I don't think they're planning on making a profit from it. But regardless, they're pointing out that collective purchasing is cheaper. Which it is. The logical next step is to cut out the middle-man and nationalise it to make it cheaper still.

I'm not talking about what Labour want. I am talking about the logical conclusion to the argument they are making.
 
I don't think they're planning on making a profit from it.
yeah right.

On this sort of stuff, if you don't aim to make at least a small profit margin then you're almost certain to make a serious loss at some point, and once the labour party starts seeing significant profits coming in to the party from it, I'd think this would make it significantly less likely that they'd argue in favour of destroying their new found funding stream.

tbh though I doubt they'll actually manage to make a profit on it, far more likely they'll make a proper balls up of it, lose loads of money and sweep the idea under the carpet after a couple of years at most.
 
Well, that is pretty much the definition of non-profit - it's a tricky balancing act to stay solvent. It's not quite the same as handing out mullah to shareholders who did nothing to earn it though.

I'm not sure it would be politically possible for them to profit from it.

I'm not really interested in whether this is a sensible or workable idea. I'm interested in the potential to highlight the logic of nationalising services that we all need.
 
I just think it's silly political posturing, and they should focus on the substantive issue of coming up with a sensible energy policy instead of pissing in the wind like this.

If it takes them 9 years to come up with an energy policy after they get in to government again, then we actually are going to be pretty fucked regardless of whether we've nationalised the industry or not.
 
I disagree, but you're right, it is a minor point, other than the bit about it distracting them from doing what they're supposed to be doing in the energy field, and developing a sensible energy policy while in opposition.
 
It's a minor point in the (current) context of this thread. It's a pretty huge point in the politics of this country. A sane energy policy would have to include nationalisation.

The CiF commenters have picked up the ball and run with it anyway, so I guess the answer to my question is: mebbe.

Turns out it was Livingstone's idea. It's in his manifesto.
 
The point being that there would be so much money involved in this sort of a project that unless it was actually a nationalised government project, then it could easily bankrupt the labour party if they tried to go entirely not for profit, because the swing in energy prices are so big, and the potential amount of money involved is so big.

just to put this into perspective...

labour party annual income = ~£34 million
EDF annual income = ~£65 billion

see the problem if labour were to try this without even the aim of a small profit margin and get it even marginally wrong, they'd be bankrupt in no time flat.
 
eta - and if by some miracle the labour party actually managed to not fuck it up and end up making a profit on it, then this profit could easily rapidly become such a major income source that it would seriously impact on their policies.

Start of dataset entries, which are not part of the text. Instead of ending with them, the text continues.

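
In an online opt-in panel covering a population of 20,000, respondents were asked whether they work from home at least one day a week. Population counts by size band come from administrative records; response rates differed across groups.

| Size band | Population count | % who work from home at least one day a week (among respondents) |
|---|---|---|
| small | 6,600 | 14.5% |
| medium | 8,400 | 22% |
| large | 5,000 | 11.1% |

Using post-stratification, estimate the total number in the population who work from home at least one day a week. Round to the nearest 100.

Each cell contributes its population count × the respondent rate:
  small: 6,600 × 14.5% = 957
  medium: 8,400 × 22% = 1848
  large: 5,000 × 11.1% = 555
Estimated total = 3360 → 3,400.

3,400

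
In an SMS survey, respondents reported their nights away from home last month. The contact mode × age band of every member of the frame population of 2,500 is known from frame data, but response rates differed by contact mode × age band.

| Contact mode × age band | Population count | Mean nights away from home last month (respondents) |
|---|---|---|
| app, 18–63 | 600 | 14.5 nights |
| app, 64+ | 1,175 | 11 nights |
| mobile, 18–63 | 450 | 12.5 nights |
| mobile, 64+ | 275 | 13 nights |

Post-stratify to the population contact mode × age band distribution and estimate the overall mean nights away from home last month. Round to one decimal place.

12.3

Each cell contributes population-share × respondent value:
  app, 18–63: (600/2,500) × 14.5 = 3.48
  app, 64+: (1,175/2,500) × 11 = 5.17
  mobile, 18–63: (450/2,500) × 12.5 = 2.25
  mobile, 64+: (275/2,500) × 13 = 1.43
Post-stratified estimate = 12.33 → 12.3.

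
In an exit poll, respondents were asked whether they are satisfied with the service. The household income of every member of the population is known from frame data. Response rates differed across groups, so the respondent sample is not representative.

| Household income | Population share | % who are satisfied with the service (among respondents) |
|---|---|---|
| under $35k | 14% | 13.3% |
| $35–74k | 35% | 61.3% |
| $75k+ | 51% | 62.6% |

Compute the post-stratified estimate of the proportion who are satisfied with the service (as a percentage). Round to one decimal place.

55.2%

Each cell contributes population-share × respondent value:
  under $35k: 0.14 × 13.3 = 1.862
  $35–74k: 0.35 × 61.3 = 21.455
  $75k+: 0.51 × 62.6 = 31.926
Post-stratified estimate = 55.243 → 55.2%.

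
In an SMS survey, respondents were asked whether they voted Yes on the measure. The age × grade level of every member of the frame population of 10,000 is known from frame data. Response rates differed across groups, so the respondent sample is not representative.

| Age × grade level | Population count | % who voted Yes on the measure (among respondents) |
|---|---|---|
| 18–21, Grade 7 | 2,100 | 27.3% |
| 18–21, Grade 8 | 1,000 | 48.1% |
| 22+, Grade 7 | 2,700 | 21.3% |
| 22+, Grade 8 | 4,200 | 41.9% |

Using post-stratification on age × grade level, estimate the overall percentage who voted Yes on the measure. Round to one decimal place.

33.9%

Reweight to the known age × grade level distribution:
  18–21, Grade 7: (2,100/10,000) × 27.3 = 5.733
  18–21, Grade 8: (1,000/10,000) × 48.1 = 4.81
  22+, Grade 7: (2,700/10,000) × 21.3 = 5.751
  22+, Grade 8: (4,200/10,000) × 41.9 = 17.598
Post-stratified estimate = 33.892 → 33.9%.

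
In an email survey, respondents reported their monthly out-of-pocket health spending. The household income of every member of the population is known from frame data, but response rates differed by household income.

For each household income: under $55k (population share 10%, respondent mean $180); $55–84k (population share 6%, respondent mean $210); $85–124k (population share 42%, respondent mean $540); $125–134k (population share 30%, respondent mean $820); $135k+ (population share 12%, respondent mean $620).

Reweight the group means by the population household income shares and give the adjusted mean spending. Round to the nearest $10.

Each cell contributes population-share × respondent value:
  under $55k: 0.1 × 180 = 18
  $55–84k: 0.06 × 210 = 12.6
  $85–124k: 0.42 × 540 = 226.8
  $125–134k: 0.3 × 820 = 246
  $135k+: 0.12 × 620 = 74.4
Post-stratified estimate = 577.8 → $580.

$580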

I'd be amazed if they didn't just totally fuck it up and lose shedloads of money on it though.
 
Livingstone's plan and Labour's plan seem to be slightly different, but neither of them involves setting up in competition with existing suppliers.

Livingstone says that he can buy electricity at half price via TfL, and they intend to purchase leccy for all of London at that price and pass on the savings to consumers, with admin costs coming out of those savings. Cost-neutral.

Labour seems to be saying that they will negotiate prices with the companies on the basis of having 50,000, or 100,000 or however many people sign up with them. Admin costs might be pump-primed to start with I guess, but they would presumably also come out of savings made by consumers.

I don't see the potential to lose shedloads when they're not taking much financial risk at any point.

If they did somehow manage to turn a profit, they'd have a hard time keeping it for the party instead of nationalising the industry once in government. But I don't see the potential for profit here.